Research on bug report model honored with ASE Most Influential Paper

“Modeling bug report quality” presents a model of bug report that reduces the overall cost of software maintenance.

Professor Westley Weimer and his co-author and former student Pieter Hooimeijer have been recognized with an award for Most Influential Paper at the 2022 IEEE/ACM International Conference on Automated Software Engineering (ASE). The paper, titled “Modeling bug report quality,” presents a model of bug report based on a statistical analysis of surface features of over 27,000 publicly available bug reports for the Mozilla Firefox project. Authored in 2007, the publication is one of two honored with the ASE ten-year retrospective of influential research.

The researchers confronted the high costs and demand for time of software maintenance. As widely-deployed software can often outstrip the resources available to triage bugs, Weimer and Hooimeijer present a model which performs significantly better than chance in terms of precision and recall and “reduces the overall cost of software maintenance in a setting where the average cost of addressing a bug report is more than 2% of the cost of ignoring an important bug report.”

Ultimately developing a basic linear regression model to predict whether bug reports are resolved in a given amount of time, the authors find that analysis of the model “showed that self-reported severity is an important factor in the model’s performance” despite the fact that severity may not be a reliable indicator of a bug’s importance. 

Wes Weimer
Prof. Westley Weimer

“In my opinion, the important part of the work is not the exact method used, but the notion that bug reporting could be approached by machine learning at all,” said Weimer. “These days there are more advanced modeling approaches, such as neural networks, that produce more accurate results. But the high-level idea of modeling human interactions in software engineering — the conversations and reports about bugs, not just the code itself — remains relevant.”

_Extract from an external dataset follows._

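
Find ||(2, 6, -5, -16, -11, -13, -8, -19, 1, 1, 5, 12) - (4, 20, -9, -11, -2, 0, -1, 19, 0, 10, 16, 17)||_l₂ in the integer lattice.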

The paper opened up the discussion of extending the model to multiple projects and improving the model itself  in order to yield better performance than the linear least-squares regression it used. It also suggested that “follow-up work could evaluate the effect of such a tool on triage practices and on the model itself.”

“The analysis in this paper might not have happened if Pieter Hooimeijer hadn’t caught a mistake related to whether arrays start at 0 or start at 1. Even results like these, that are viewed as having long-term impact, often had to deal with an ’embarrassing’ mistake or two along the way. A key part of research is being willing to take risks — being willing to try out something that doesn’t work. For many impactful papers, it’s not that people were right the first time, it’s that they were right the last time,” Weimer added.

Weimer is renowned for his leadership in software verification and other advances in computer systems, including development of an automated method to find and fix defects in software programs. He employs machine learning and optimization techniques to explore such topics as graphics, security and wireless sensor networks. He has used medical imaging to investigate the brain activity of software engineers when engaged in programming to better understand how programmers learn. He also serves as the Chair of the DEI Committee at CSE.